Right now we're in the middle of a kitchen remodeling. During demolition there was a lot of dust. Unfortunately, we forgot to cover the intake vents and so our ducts are pretty dirty now, and we feel it even with MERV 11 rated furnace filter. Come spring, we'll have pollen and other crap get into the ducting too, and we have allergies. Of course we can do duct cleaning but it's expensive, requires special arrangements and can't be done as often as we change a furnace filter. If the additional filters strain the furnace and AC system, how can we calculate whether our system is powerful enough? If we decide to get a new furnace -- ours is very old -- then how much additional power should we add to account for the additional load?


----------



## hvac122 (Dec 10, 2007)

You would neeed to have a contractor come out and check the static pressure of your system and then make the call.

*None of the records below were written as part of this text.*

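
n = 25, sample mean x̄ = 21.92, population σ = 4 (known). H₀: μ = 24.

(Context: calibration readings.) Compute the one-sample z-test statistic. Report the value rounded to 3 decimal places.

test statistic = -2.600

SE = σ/√n = 4/√25 = 0.8000
z = (x̄−μ₀)/SE = (21.92−24)/0.8000 = -2.6000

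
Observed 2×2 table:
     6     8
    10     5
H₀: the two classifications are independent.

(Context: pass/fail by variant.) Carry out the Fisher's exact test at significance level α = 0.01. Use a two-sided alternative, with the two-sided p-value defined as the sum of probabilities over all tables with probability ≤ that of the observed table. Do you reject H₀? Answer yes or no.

reject H₀: no

Margins: r₁=14, r₂=15, c₁=16, c₂=13, n=29
p_obs = C(14,6)·C(15,10)/C(29,16); sum pmf over tables with pmf ≤ p_obs
p-value (two-sided) = 0.27230
At α=0.01: p ≥ α → fail to reject H₀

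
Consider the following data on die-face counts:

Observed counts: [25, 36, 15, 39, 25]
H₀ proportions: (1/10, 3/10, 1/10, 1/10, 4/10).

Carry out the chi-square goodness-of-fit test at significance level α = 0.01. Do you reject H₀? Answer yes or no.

reject H₀: yes

n = 140; E_i = n·p_i = [14.00, 42.00, 14.00, 14.00, 56.00]
χ² = (25−14.00)²/14.00 + (36−42.00)²/42.00 + (15−14.00)²/14.00 + (39−14.00)²/14.00 + (25−56.00)²/56.00 = 71.3750
df = 4
p-value (upper-tail) = 0.00000
At α=0.01: p < α → reject H₀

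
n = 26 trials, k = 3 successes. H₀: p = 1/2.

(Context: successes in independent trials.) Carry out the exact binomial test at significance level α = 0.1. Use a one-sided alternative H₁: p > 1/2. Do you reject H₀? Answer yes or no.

Exact binomial: n=26, k=3, p₀=1/2=0.5000
P(X≥3) from Σ C(n,i)·p₀^i·(1−p₀)^(n−i)
p-value (one-sided, H₁ greater) = 0.99999
At α=0.1: p ≥ α → fail to reject H₀

reject H₀: no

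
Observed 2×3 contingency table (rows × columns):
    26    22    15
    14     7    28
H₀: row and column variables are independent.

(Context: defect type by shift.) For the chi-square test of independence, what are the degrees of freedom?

df = (r−1)(c−1) = (2−1)·(3−1) = 2

degrees of freedom = 2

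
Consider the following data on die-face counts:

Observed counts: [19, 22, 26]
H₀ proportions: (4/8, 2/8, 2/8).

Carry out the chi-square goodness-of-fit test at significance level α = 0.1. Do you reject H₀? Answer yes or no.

n = 67; E_i = n·p_i = [33.50, 16.75, 16.75]
χ² = (19−33.50)²/33.50 + (22−16.75)²/16.75 + (26−16.75)²/16.75 = 13.0299
df = 2
p-value (upper-tail) = 0.00148
At α=0.1: p < α → reject H₀

reject H₀: yes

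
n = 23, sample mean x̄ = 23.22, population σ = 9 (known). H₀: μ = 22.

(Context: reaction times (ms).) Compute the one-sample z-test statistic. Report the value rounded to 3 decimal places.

test statistic = 0.650

SE = σ/√n = 9/√23 = 1.8766
z = (x̄−μ₀)/SE = (23.22−22)/1.8766 = 0.6501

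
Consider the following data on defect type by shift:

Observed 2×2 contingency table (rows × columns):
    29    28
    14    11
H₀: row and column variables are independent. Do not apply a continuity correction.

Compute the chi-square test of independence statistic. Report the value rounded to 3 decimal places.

Row totals [57, 25], col totals [43, 39], n=82
χ² = (29−29.89)²/29.89 + (28−27.11)²/27.11 + (14−13.11)²/13.11 + (11−11.89)²/11.89 = 0.1829
df = 1

test statistic = 0.183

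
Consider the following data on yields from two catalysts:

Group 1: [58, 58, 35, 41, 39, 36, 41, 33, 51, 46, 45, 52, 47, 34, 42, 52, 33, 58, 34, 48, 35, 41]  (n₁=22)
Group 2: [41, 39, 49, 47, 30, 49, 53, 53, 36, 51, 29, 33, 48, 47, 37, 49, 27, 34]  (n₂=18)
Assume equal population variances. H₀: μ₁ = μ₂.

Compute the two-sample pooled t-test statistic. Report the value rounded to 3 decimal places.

x̄₁=43.591, s₁=8.495, n₁=22
x̄₂=41.778, s₂=8.775, n₂=18
s_p² = [21·8.495² + 17·8.775²]/38 = 74.3271
SE = √(s_p²·(1/22+1/18)) = 2.7400
t = (43.591−41.778)/2.7400 = 0.6617
df = 38

test statistic = 0.662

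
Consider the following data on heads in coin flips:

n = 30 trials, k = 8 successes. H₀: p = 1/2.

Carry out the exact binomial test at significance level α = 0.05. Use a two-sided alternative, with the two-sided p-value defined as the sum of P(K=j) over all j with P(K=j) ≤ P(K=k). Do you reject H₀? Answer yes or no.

Exact binomial: n=30, k=8, p₀=1/2=0.5000
P(X=j) = C(n,j)·p₀^j·(1−p₀)^(n−j); p = Σ P(X=j) over j with P(X=j) ≤ P(X=8)
p-value (two-sided) = 0.01612
At α=0.05: p < α → reject H₀

reject H₀: yes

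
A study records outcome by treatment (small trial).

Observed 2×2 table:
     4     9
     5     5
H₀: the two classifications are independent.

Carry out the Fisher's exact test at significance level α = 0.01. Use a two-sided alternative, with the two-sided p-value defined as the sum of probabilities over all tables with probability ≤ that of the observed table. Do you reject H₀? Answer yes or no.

reject H₀: no

Margins: r₁=13, r₂=10, c₁=9, c₂=14, n=23
p_obs = C(13,4)·C(10,5)/C(23,9); sum pmf over tables with pmf ≤ p_obs
p-value (two-sided) = 0.41728
At α=0.01: p ≥ α → fail to reject H₀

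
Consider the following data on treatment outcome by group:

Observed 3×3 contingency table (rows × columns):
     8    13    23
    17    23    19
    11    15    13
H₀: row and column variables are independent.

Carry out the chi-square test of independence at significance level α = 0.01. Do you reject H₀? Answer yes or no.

Row totals [44, 59, 39], col totals [36, 51, 55], n=142
χ² = (8−11.15)²/11.15 + (13−15.80)²/15.80 + (23−17.04)²/17.04 + (17−14.96)²/14.96 + (23−21.19)²/21.19 + (19−22.85)²/22.85 + (11−9.89)²/9.89 + (15−14.01)²/14.01 + (13−15.11)²/15.11 = 5.0440
df = 4
p-value (upper-tail) = 0.28281
At α=0.01: p ≥ α → fail to reject H₀

reject H₀: no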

Even if you bought a new furnace it will only work as good as your current duct system allows. Most duct systems are marginal to undersized at best so I doubt if you could do more unless you change the ducts.

As far as pollen and such you would be better off sealing your house up better. Seal the attic floor and weatherstrip/caulk to stop infiltration from the outside.


----------



## beenthere (Oct 11, 2008)

If the dust is getting by a MERV 11. Then the filter isn't in right, and is leaving air bypass it. or, teh filter was out while some of the remodel was done.

When you get a new furnace. Just get a 4 or 5" media filter installed.


----------



## richiemoe (Mar 17, 2010)

Try one of these filtershttp://www.filtersfast.com/Trion-Right-Angle-Air-Cleaner-Filter.asp I installed a bunch of them, I currently have one on my house. If your return ducts are panned off in the basement just take down the panning and clean them yourself.


----------